Food courts and multiplexes. Your friends and favorite stores. Minimal adult supervision. As a teenager, the mall had it all. So much so, that living at the mall sounded pretty rad.
Well, now you can live that mall rat dream.
The Arcade in Providence, Rhode Island — considered America's oldest shopping mall — has been reimagined with affordable micro-apartments, per GoodGoodGood.
The Arcade's adaptive reuse is part of a growing trend of repurposing malls, offices, and factories to address the country's housing crisis and breathe new life into sprawling, underutilized real estate.
The mall is dead. Long live the mall.
We've heard plenty about the demise of malls, including one report suggesting that 87% of large malls could shutter over the next decade.
Rather than face extinction, some malls are fighting their way up the down escalator.
The Arcade saw the writing on the mall wall and converted the upper levels of an 1828 Greek revival building into 48 tiny apartments starting at $550/month. Perched above shops, the development has a charming city-within-a-city vibe.

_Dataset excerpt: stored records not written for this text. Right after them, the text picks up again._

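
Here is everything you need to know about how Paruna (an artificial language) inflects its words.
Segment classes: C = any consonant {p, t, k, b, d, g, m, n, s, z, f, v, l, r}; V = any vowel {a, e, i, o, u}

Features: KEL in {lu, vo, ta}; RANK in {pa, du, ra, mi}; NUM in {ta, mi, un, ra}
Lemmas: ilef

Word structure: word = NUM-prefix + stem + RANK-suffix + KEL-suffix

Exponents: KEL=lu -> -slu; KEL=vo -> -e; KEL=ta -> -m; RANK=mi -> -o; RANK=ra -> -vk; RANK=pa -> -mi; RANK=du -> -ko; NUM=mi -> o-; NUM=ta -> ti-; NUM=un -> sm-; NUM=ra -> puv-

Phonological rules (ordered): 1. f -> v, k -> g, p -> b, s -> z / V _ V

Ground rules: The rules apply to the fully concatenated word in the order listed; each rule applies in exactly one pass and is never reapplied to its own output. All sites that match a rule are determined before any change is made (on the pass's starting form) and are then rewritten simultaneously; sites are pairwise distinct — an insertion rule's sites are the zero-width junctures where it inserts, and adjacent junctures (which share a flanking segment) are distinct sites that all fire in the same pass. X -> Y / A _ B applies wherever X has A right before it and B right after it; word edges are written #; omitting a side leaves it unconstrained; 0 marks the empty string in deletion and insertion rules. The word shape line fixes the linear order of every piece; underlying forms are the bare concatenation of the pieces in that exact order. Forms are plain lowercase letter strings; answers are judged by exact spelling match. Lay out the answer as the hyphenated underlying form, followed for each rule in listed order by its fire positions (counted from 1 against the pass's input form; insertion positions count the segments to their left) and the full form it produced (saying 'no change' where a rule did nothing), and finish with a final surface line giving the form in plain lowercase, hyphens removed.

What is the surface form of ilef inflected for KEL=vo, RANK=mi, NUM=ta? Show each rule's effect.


underlying: ti-ilef-o-e
1. f -> v, k -> g, p -> b, s -> z / V _ V: fires at position(s) 6: tiilevoe
surface: tiilevoe


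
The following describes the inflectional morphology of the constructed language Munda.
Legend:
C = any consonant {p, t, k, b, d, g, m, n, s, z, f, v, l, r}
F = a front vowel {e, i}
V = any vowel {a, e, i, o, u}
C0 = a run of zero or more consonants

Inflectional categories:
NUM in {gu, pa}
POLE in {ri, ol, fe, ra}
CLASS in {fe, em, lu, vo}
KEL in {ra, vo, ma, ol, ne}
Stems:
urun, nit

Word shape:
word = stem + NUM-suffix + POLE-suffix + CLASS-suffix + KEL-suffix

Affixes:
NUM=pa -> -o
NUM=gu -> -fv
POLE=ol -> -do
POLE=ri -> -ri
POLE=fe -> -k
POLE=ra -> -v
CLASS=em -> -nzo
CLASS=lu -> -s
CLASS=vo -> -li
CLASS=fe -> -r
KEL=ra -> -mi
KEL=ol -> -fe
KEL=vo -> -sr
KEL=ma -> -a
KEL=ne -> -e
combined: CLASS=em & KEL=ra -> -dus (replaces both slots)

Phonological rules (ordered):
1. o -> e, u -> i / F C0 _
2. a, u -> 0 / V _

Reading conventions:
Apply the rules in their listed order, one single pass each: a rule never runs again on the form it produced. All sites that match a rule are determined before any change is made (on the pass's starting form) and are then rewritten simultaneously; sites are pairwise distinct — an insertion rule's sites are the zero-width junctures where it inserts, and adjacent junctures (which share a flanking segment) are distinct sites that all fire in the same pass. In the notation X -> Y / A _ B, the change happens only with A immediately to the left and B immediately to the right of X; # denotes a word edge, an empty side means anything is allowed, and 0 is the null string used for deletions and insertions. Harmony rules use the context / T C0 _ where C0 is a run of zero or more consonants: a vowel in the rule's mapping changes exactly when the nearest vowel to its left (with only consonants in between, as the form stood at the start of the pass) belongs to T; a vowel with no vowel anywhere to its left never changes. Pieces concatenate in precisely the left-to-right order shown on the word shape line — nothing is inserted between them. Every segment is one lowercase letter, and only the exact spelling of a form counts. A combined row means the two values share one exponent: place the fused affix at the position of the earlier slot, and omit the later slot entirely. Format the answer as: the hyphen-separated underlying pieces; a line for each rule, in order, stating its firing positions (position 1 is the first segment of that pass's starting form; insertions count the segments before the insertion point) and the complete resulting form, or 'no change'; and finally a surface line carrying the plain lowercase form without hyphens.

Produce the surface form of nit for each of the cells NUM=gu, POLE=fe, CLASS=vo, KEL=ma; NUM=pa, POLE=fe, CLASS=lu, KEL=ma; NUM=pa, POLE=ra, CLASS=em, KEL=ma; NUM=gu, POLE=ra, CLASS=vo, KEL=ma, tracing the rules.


cell NUM=gu, POLE=fe, CLASS=vo, KEL=ma:
underlying: nit-fv-k-li-a
1. o -> e, u -> i / F C0 _: no change
2. a, u -> 0 / V _: fires at position(s) 9: nitfvkli
surface: nitfvkli

cell NUM=pa, POLE=fe, CLASS=lu, KEL=ma:
underlying: nit-o-k-s-a
1. o -> e, u -> i / F C0 _: fires at position(s) 4: niteksa
2. a, u -> 0 / V _: no change
surface: niteksa

cell NUM=pa, POLE=ra, CLASS=em, KEL=ma:
underlying: nit-o-v-nzo-a
1. o -> e, u -> i / F C0 _: fires at position(s) 4: nitevnzoa
2. a, u -> 0 / V _: fires at position(s) 9: nitevnzo
surface: nitevnzo

cell NUM=gu, POLE=ra, CLASS=vo, KEL=ma:
underlying: nit-fv-v-li-a
1. o -> e, u -> i / F C0 _: no change
2. a, u -> 0 / V _: fires at position(s) 9: nitfvvli
surface: nitfvvli


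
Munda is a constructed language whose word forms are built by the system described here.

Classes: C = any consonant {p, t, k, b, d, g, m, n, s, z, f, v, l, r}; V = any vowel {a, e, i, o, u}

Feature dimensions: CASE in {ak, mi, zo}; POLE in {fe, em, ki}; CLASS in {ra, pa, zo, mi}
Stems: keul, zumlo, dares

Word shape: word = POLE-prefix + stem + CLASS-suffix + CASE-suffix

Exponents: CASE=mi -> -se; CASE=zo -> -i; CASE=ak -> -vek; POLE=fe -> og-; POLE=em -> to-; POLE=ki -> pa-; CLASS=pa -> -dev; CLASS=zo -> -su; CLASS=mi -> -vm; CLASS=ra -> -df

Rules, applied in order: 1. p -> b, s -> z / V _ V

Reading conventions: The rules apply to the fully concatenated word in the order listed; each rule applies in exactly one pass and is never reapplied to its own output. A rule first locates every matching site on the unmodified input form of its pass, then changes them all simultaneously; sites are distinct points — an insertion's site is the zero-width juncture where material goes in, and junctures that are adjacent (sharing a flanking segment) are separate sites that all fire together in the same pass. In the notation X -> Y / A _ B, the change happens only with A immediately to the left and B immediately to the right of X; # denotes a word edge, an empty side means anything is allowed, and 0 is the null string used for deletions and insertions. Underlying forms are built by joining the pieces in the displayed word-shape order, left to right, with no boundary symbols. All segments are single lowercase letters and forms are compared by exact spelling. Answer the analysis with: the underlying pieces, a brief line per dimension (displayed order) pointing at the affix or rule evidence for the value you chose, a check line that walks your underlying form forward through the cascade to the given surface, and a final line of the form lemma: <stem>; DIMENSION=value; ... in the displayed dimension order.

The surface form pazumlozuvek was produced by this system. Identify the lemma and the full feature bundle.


underlying: pa-zumlo-su-vek
CASE=ak - signalled by the affix -vek
POLE=ki - signalled by the affix pa-
CLASS=zo - signalled by the affix -su
check: pazumlosuvek -> pazumlozuvek
lemma: zumlo; CASE=ak; POLE=ki; CLASS=zo


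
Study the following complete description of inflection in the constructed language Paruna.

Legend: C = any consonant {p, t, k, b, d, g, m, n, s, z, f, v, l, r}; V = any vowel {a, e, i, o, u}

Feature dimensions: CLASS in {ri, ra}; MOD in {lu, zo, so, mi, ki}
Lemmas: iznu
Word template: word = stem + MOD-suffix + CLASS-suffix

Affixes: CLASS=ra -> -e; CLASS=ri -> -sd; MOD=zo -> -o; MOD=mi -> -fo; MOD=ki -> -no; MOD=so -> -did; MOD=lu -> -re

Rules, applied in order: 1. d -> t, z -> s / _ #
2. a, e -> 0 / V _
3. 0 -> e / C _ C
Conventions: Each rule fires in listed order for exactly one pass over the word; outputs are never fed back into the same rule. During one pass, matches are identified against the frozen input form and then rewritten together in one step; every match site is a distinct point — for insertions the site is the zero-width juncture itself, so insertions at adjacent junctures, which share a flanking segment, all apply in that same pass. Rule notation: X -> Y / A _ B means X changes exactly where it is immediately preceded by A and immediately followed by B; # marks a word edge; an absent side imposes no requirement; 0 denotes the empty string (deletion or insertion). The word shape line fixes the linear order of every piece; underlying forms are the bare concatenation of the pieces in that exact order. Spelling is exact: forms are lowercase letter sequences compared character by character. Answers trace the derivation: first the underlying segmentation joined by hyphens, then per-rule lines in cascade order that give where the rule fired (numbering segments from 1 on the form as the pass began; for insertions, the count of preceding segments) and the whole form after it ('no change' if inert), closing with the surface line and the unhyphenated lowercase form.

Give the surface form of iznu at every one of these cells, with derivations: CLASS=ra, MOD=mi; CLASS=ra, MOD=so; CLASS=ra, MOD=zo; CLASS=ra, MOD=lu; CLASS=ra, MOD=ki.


cell CLASS=ra, MOD=mi:
underlying: iznu-fo-e
1. d -> t, z -> s / _ #: no change
2. a, e -> 0 / V _: fires at position(s) 7: iznufo
3. 0 -> e / C _ C: inserts after position(s) 2: izenufo
surface: izenufo

cell CLASS=ra, MOD=so:
underlying: iznu-did-e
1. d -> t, z -> s / _ #: no change
2. a, e -> 0 / V _: no change
3. 0 -> e / C _ C: inserts after position(s) 2: izenudide
surface: izenudide

cell CLASS=ra, MOD=zo:
underlying: iznu-o-e
1. d -> t, z -> s / _ #: no change
2. a, e -> 0 / V _: fires at position(s) 6: iznuo
3. 0 -> e / C _ C: inserts after position(s) 2: izenuo
surface: izenuo

cell CLASS=ra, MOD=lu:
underlying: iznu-re-e
1. d -> t, z -> s / _ #: no change
2. a, e -> 0 / V _: fires at position(s) 7: iznure
3. 0 -> e / C _ C: inserts after position(s) 2: izenure
surface: izenure

cell CLASS=ra, MOD=ki:
underlying: iznu-no-e
1. d -> t, z -> s / _ #: no change
2. a, e -> 0 / V _: fires at position(s) 7: iznuno
3. 0 -> e / C _ C: inserts after position(s) 2: izenuno
surface: izenuno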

Converting zombie malls into housing isn't new, but the pandemic accelerated the trend. At least 33 malls added housing, and roughly 192 have similar plans.
- A historic Milwaukee mall converted into apartments with pickleball courts and doggy wellness center because, of course.
- Malls in New Jersey are adding hundreds of apartments, spurred by the state's affordable housing mandate.
- A Colorado shopping mall is adding 347 units including luxury and affordable options.
- In Washington, a mall replaced a Sears with apartments.
Skyscrapers and everything
Beyond the valley of the malls, developers are transforming office buildings, factories, and other vacant buildings into housing.
- A new city-wide ordinance in LA streamlines converting underutilized offices, industrial buildings, and even parking garages.
- A former Japanese cracker factory recently transformed into a 175-unit affordable and supportive housing complex.
- From Massachusetts' mills to Illinois' schools, adaptive reuse projects are converting factories into affordable housing.
- Cities across the country are fast tracking office-to-residential conversions with New York and D.C. leading the pack.